HTML5 Character Encoding: The character encoding comes into action when they are a huge number of characters are available. There are many characters are available in HTML 5 like Latin letters, Arabic numbers, mathematical symbols, foreign alphabets, and some other special characters. In HTML documents they are different character encoding that define them differently.
HTML5 Character Encoding
An incorrect text can leads to many varieties of issues.
- Users may unable to read the text correctly.
- The search engines may cant find the data.
- The machines cant process the information.
The charsets are the available characters that are grouped together.
ASCII – HTML5 Character Encoding
The ASCII is the basic Charset of character encoding. The ASCII is American Standard Code for Information Interchange which contains 128 characters and 95 of them are printable.
- Latin letters in lower case
- Latin letters in upper case
- Punctuation Symbols
- 0 to 9 Numbers.
In 128 characters, 95 of them are printable and the remaining 33 characters are control characters which are transparent symbols.
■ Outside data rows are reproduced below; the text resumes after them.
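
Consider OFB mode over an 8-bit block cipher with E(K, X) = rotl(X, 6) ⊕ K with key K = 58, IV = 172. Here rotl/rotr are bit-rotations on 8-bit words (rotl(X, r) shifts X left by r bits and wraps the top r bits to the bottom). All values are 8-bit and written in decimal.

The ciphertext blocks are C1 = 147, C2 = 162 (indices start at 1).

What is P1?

OFB decryption: S_i = E(K, S_{i−1}) with S_{0} = IV; P_i = C_i ⊕ S_i.
P1: S = E(K, 172) = 17; 147 ⊕ 17 = 130.

P1 = 130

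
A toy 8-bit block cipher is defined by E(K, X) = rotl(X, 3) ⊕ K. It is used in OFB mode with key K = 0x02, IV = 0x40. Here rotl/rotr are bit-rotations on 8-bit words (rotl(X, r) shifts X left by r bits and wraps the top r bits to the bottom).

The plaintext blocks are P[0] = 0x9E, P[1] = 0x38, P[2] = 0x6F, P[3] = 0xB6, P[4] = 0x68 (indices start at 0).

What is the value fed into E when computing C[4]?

0x92

OFB encryption: S_i = E(K, S_{i−1}) with S_{−1} = IV; C_i = P_i ⊕ S_i.
C[0]: S = E(K, 0x40) = 0x00; 0x9E ⊕ 0x00 = 0x9E.
C[1]: S = E(K, 0x00) = 0x02; 0x38 ⊕ 0x02 = 0x3A.
C[2]: S = E(K, 0x02) = 0x12; 0x6F ⊕ 0x12 = 0x7D.
C[3]: S = E(K, 0x12) = 0x92; 0xB6 ⊕ 0x92 = 0x24.
C[4]: S = E(K, 0x92) = 0x96; 0x68 ⊕ 0x96 = 0xFE.
So the input to E for block [4] is 0x92.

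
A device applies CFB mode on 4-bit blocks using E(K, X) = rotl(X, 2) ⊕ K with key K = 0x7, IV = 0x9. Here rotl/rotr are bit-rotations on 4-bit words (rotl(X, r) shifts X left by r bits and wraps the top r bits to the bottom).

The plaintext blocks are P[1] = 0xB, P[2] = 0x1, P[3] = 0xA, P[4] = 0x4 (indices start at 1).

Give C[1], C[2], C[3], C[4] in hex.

C[1] = 0xA, C[2] = 0xC, C[3] = 0xE, C[4] = 0x8

CFB encryption: C_i = P_i ⊕ E(K, C_{i−1}), with C_{0} = IV.
C[1]: E(K, 0x9) = 0x1; 0xB ⊕ 0x1 = 0xA.
C[2]: E(K, 0xA) = 0xD; 0x1 ⊕ 0xD = 0xC.
C[3]: E(K, 0xC) = 0x4; 0xA ⊕ 0x4 = 0xE.
C[4]: E(K, 0xE) = 0xC; 0x4 ⊕ 0xC = 0x8.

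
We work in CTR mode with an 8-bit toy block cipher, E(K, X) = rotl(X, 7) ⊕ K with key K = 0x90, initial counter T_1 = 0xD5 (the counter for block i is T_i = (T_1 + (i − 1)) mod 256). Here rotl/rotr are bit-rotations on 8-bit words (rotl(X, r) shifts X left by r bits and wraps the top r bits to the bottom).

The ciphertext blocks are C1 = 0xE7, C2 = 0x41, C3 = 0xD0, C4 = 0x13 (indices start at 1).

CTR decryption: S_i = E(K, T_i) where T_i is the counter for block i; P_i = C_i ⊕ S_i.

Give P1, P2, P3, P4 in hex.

P1: T = 0xD5, S = E(K, T) = 0x7A; 0xE7 ⊕ 0x7A = 0x9D.
P2: T = 0xD6, S = E(K, T) = 0xFB; 0x41 ⊕ 0xFB = 0xBA.
P3: T = 0xD7, S = E(K, T) = 0x7B; 0xD0 ⊕ 0x7B = 0xAB.
P4: T = 0xD8, S = E(K, T) = 0xFC; 0x13 ⊕ 0xFC = 0xEF.

P1 = 0x9D, P2 = 0xBA, P3 = 0xAB, P4 = 0xEF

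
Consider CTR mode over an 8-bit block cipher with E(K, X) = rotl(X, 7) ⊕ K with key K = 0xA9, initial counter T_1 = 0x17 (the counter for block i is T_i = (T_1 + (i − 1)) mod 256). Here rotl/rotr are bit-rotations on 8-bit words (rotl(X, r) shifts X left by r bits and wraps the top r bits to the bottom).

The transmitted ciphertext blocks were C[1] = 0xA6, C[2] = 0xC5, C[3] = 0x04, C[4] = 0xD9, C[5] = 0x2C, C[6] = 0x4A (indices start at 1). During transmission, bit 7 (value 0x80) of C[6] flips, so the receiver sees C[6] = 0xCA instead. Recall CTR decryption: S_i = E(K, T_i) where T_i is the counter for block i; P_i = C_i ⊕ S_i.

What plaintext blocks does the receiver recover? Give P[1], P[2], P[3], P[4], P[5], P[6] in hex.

P[1] = 0x84, P[2] = 0x60, P[3] = 0x21, P[4] = 0x7D, P[5] = 0x08, P[6] = 0x6D

Only C[6] changed, to 0xCA. In CTR, a change in C_i flips the same bit in P_i only; the keystream is unaffected. Decrypting the received ciphertext:
P[1]: T = 0x17, S = E(K, T) = 0x22; 0xA6 ⊕ 0x22 = 0x84.
P[2]: T = 0x18, S = E(K, T) = 0xA5; 0xC5 ⊕ 0xA5 = 0x60.
P[3]: T = 0x19, S = E(K, T) = 0x25; 0x04 ⊕ 0x25 = 0x21.
P[4]: T = 0x1A, S = E(K, T) = 0xA4; 0xD9 ⊕ 0xA4 = 0x7D.
P[5]: T = 0x1B, S = E(K, T) = 0x24; 0x2C ⊕ 0x24 = 0x08.
P[6]: T = 0x1C, S = E(K, T) = 0xA7; 0xCA ⊕ 0xA7 = 0x6D.
Blocks that differ from the original plaintext: P[6].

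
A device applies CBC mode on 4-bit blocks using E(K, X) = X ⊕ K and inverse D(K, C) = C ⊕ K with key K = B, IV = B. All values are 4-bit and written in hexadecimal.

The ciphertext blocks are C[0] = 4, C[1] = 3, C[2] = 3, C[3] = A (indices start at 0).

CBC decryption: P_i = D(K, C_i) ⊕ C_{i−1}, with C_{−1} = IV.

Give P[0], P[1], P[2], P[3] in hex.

P[0] = 4, P[1] = C, P[2] = B, P[3] = 2

P[0]: D(K, 4) = F; F ⊕ B = 4.
P[1]: D(K, 3) = 8; 8 ⊕ 4 = C.
P[2]: D(K, 3) = 8; 8 ⊕ 3 = B.
P[3]: D(K, A) = 1; 1 ⊕ 3 = 2.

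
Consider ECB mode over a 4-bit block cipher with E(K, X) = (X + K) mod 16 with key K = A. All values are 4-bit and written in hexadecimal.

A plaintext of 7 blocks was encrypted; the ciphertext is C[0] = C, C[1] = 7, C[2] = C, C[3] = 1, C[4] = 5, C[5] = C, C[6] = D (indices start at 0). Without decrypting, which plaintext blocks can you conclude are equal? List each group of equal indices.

ECB encrypts each block independently with the same key, so equal ciphertext blocks imply equal plaintext blocks.
C[0] = C[2] = C[5] = C, so P[0] = P[2] = P[5].

P[0] = P[2] = P[5]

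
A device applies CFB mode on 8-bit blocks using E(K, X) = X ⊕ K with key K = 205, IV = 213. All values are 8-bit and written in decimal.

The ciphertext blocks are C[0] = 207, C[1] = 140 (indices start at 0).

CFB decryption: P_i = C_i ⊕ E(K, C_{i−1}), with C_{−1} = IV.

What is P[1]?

P[1] = 142

P[1]: E(K, 207) = 2; 140 ⊕ 2 = 142.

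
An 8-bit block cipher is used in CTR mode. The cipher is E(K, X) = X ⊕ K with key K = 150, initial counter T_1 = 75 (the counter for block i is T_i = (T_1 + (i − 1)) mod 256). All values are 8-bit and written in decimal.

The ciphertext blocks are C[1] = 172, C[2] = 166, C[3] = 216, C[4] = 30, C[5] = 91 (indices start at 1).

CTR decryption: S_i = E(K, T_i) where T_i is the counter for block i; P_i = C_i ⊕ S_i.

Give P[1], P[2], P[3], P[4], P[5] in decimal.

P[1] = 113, P[2] = 124, P[3] = 3, P[4] = 198, P[5] = 130

P[1]: T = 75, S = E(K, T) = 221; 172 ⊕ 221 = 113.
P[2]: T = 76, S = E(K, T) = 218; 166 ⊕ 218 = 124.
P[3]: T = 77, S = E(K, T) = 219; 216 ⊕ 219 = 3.
P[4]: T = 78, S = E(K, T) = 216; 30 ⊕ 216 = 198.
P[5]: T = 79, S = E(K, T) = 217; 91 ⊕ 217 = 130.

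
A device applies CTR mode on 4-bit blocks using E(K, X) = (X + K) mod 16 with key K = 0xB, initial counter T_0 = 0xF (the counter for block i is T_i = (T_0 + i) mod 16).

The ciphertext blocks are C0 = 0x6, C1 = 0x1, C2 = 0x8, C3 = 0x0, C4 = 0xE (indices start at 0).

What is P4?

P4 = 0x0

CTR decryption: S_i = E(K, T_i) where T_i is the counter for block i; P_i = C_i ⊕ S_i.
P4: T = 0x3, S = E(K, T) = 0xE; 0xE ⊕ 0xE = 0x0.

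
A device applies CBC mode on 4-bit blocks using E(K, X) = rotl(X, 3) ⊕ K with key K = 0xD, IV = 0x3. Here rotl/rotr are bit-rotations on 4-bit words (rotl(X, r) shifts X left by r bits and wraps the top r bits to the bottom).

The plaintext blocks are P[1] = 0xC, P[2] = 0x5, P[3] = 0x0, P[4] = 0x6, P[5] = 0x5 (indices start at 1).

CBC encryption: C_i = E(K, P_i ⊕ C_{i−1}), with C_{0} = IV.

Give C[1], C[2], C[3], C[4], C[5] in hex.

C[1] = 0x2, C[2] = 0x6, C[3] = 0xE, C[4] = 0x9, C[5] = 0xB

C[1]: P[1] ⊕ 0x3 = 0xF; E(K, 0xF) = 0x2.
C[2]: P[2] ⊕ 0x2 = 0x7; E(K, 0x7) = 0x6.
C[3]: P[3] ⊕ 0x6 = 0x6; E(K, 0x6) = 0xE.
C[4]: P[4] ⊕ 0xE = 0x8; E(K, 0x8) = 0x9.
C[5]: P[5] ⊕ 0x9 = 0xC; E(K, 0xC) = 0xB.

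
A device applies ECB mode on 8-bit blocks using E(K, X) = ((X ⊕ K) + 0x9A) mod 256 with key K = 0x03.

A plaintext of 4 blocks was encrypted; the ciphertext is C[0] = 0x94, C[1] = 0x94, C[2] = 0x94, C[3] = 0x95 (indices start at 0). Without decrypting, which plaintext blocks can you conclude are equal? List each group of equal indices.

ECB encrypts each block independently with the same key, so equal ciphertext blocks imply equal plaintext blocks.
C[0] = C[1] = C[2] = 0x94, so P[0] = P[1] = P[2].

P[0] = P[1] = P[2]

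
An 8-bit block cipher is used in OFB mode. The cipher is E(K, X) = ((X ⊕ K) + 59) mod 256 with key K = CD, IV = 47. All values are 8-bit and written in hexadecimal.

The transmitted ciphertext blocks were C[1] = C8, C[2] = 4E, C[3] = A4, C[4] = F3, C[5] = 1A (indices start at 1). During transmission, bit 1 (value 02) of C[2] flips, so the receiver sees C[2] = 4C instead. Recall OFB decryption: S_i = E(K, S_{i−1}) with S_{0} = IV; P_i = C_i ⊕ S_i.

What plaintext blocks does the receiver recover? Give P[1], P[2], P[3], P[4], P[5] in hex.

Only C[2] changed, to 4C. In OFB, a change in C_i flips the same bit in P_i only; the keystream is unaffected. Decrypting the received ciphertext:
P[1]: S = E(K, 47) = E3; C8 ⊕ E3 = 2B.
P[2]: S = E(K, E3) = 87; 4C ⊕ 87 = CB.
P[3]: S = E(K, 87) = A3; A4 ⊕ A3 = 07.
P[4]: S = E(K, A3) = C7; F3 ⊕ C7 = 34.
P[5]: S = E(K, C7) = 63; 1A ⊕ 63 = 79.
Blocks that differ from the original plaintext: P[2].

P[1] = 2B, P[2] = CB, P[3] = 07, P[4] = 34, P[5] = 79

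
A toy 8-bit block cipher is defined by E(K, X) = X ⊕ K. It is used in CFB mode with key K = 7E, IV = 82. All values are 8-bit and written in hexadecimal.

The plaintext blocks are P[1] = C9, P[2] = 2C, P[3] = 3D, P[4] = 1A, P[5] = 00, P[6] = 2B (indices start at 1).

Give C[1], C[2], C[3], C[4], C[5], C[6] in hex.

C[1] = 35, C[2] = 67, C[3] = 24, C[4] = 40, C[5] = 3E, C[6] = 6B

CFB encryption: C_i = P_i ⊕ E(K, C_{i−1}), with C_{0} = IV.
C[1]: E(K, 82) = FC; C9 ⊕ FC = 35.
C[2]: E(K, 35) = 4B; 2C ⊕ 4B = 67.
C[3]: E(K, 67) = 19; 3D ⊕ 19 = 24.
C[4]: E(K, 24) = 5A; 1A ⊕ 5A = 40.
C[5]: E(K, 40) = 3E; 00 ⊕ 3E = 3E.
C[6]: E(K, 3E) = 40; 2B ⊕ 40 = 6B.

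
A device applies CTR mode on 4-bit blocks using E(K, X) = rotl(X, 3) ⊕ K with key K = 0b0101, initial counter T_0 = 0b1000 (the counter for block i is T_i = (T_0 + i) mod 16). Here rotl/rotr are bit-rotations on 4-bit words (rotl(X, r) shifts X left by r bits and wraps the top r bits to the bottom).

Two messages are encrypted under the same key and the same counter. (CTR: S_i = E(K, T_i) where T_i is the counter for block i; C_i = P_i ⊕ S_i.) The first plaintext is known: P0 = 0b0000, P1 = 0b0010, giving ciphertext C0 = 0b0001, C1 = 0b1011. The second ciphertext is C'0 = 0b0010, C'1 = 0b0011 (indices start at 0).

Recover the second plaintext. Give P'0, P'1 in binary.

P'0 = 0b0011, P'1 = 0b1010

In CTR with a reused counter, both messages share the same keystream S_i, so C_i ⊕ C'_i = P_i ⊕ P'_i and thus P'_i = P_i ⊕ C_i ⊕ C'_i.
P'0: 0b0000 ⊕ 0b0001 ⊕ 0b0010 = 0b0011.
P'1: 0b0010 ⊕ 0b1011 ⊕ 0b0011 = 0b1010.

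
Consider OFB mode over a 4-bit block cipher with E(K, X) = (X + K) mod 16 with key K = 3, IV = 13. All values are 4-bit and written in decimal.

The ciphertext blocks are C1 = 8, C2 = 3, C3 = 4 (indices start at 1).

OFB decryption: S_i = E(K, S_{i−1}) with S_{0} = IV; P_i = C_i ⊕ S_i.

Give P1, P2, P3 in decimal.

P1: S = E(K, 13) = 0; 8 ⊕ 0 = 8.
P2: S = E(K, 0) = 3; 3 ⊕ 3 = 0.
P3: S = E(K, 3) = 6; 4 ⊕ 6 = 2.

P1 = 8, P2 = 0, P3 = 2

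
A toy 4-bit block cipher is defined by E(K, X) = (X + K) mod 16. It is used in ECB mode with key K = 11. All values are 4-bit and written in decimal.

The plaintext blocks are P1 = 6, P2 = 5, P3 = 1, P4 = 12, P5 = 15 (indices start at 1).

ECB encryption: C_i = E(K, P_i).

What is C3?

C3 = 12

C3: E(K, 1) = 12.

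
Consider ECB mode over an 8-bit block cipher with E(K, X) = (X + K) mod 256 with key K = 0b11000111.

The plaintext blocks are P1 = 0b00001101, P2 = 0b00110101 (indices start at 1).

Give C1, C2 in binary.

C1 = 0b11010100, C2 = 0b11111100

ECB encryption: C_i = E(K, P_i).
C1: E(K, 0b00001101) = 0b11010100.
C2: E(K, 0b00110101) = 0b11111100.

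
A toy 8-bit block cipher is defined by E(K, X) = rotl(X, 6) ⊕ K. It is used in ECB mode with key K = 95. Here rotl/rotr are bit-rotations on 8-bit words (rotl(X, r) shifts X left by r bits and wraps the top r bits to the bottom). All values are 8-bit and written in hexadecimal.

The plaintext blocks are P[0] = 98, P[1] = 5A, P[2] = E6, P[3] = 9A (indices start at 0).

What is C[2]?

ECB encryption: C_i = E(K, P_i).
C[2]: E(K, E6) = 2C.

C[2] = 2C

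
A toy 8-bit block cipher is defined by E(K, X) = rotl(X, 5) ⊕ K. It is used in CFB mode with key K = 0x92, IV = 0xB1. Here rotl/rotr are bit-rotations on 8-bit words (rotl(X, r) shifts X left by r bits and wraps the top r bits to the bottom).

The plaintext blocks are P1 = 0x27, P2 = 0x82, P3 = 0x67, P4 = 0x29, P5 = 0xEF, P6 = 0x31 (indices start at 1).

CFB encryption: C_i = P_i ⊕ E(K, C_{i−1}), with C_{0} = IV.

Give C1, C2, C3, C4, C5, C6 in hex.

C1: E(K, 0xB1) = 0xA4; 0x27 ⊕ 0xA4 = 0x83.
C2: E(K, 0x83) = 0xE2; 0x82 ⊕ 0xE2 = 0x60.
C3: E(K, 0x60) = 0x9E; 0x67 ⊕ 0x9E = 0xF9.
C4: E(K, 0xF9) = 0xAD; 0x29 ⊕ 0xAD = 0x84.
C5: E(K, 0x84) = 0x02; 0xEF ⊕ 0x02 = 0xED.
C6: E(K, 0xED) = 0x2F; 0x31 ⊕ 0x2F = 0x1E.

C1 = 0x83, C2 = 0x60, C3 = 0xF9, C4 = 0x84, C5 = 0xED, C6 = 0x1E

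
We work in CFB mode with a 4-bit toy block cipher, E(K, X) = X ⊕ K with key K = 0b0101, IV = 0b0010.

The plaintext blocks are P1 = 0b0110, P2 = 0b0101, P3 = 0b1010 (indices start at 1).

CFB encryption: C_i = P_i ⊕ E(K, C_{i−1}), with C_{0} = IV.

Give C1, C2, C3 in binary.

C1: E(K, 0b0010) = 0b0111; 0b0110 ⊕ 0b0111 = 0b0001.
C2: E(K, 0b0001) = 0b0100; 0b0101 ⊕ 0b0100 = 0b0001.
C3: E(K, 0b0001) = 0b0100; 0b1010 ⊕ 0b0100 = 0b1110.

C1 = 0b0001, C2 = 0b0001, C3 = 0b1110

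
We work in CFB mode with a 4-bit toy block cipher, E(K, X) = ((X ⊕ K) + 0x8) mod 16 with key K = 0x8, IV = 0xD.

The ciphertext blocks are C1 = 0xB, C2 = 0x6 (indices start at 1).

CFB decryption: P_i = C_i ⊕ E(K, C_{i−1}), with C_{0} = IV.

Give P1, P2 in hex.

P1: E(K, 0xD) = 0xD; 0xB ⊕ 0xD = 0x6.
P2: E(K, 0xB) = 0xB; 0x6 ⊕ 0xB = 0xD.

P1 = 0x6, P2 = 0xD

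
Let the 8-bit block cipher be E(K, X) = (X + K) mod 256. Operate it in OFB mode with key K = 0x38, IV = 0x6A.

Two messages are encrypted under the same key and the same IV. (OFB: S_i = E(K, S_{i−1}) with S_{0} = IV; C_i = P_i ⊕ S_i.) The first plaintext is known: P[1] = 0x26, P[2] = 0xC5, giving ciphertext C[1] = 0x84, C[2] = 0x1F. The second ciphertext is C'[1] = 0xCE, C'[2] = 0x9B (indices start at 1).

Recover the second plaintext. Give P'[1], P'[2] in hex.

P'[1] = 0x6C, P'[2] = 0x41

In OFB with a reused IV, both messages share the same keystream S_i, so C_i ⊕ C'_i = P_i ⊕ P'_i and thus P'_i = P_i ⊕ C_i ⊕ C'_i.
P'[1]: 0x26 ⊕ 0x84 ⊕ 0xCE = 0x6C.
P'[2]: 0xC5 ⊕ 0x1F ⊕ 0x9B = 0x41.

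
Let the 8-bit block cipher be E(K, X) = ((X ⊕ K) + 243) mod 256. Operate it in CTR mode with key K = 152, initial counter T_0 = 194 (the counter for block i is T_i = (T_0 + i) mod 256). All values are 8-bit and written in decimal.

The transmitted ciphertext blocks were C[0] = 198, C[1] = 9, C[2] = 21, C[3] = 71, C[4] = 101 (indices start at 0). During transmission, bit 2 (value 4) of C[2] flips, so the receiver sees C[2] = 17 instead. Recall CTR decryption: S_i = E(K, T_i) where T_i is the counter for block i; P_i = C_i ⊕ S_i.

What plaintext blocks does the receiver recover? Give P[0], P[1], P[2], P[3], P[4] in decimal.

Only C[2] changed, to 17. In CTR, a change in C_i flips the same bit in P_i only; the keystream is unaffected. Decrypting the received ciphertext:
P[0]: T = 194, S = E(K, T) = 77; 198 ⊕ 77 = 139.
P[1]: T = 195, S = E(K, T) = 78; 9 ⊕ 78 = 71.
P[2]: T = 196, S = E(K, T) = 79; 17 ⊕ 79 = 94.
P[3]: T = 197, S = E(K, T) = 80; 71 ⊕ 80 = 23.
P[4]: T = 198, S = E(K, T) = 81; 101 ⊕ 81 = 52.
Blocks that differ from the original plaintext: P[2].

P[0] = 139, P[1] = 71, P[2] = 94, P[3] = 23, P[4] = 52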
However, the ASCII gained more popularity on the internet but it supports only Latin characters.
UTF-8 – HTML5 Character Encoding
The Unicode was published in early 1990 with few charsets like UTF-8, UTF-16, and UTF-32. The Unicode is the industry standard that is used for character encoding.
The UFT-8 is the Unicode Transformation Format-8 which is a more popular HTML character encoding from 2008. At the time of 2019, most of the websites use UTF-8 and it is recommended by W3C as default HTML character encoding.
Why do we use UTF-8
- UTF-8 supports multiple languages
- The UFT-8 is compatible with ASCII
- XML uses the UFT-8
- It occupies less space than other Unicode encodings.
In HTML document, if you want to use UTF-8 then use in the <meta> tag with the charset attribute & UTF-8 as value.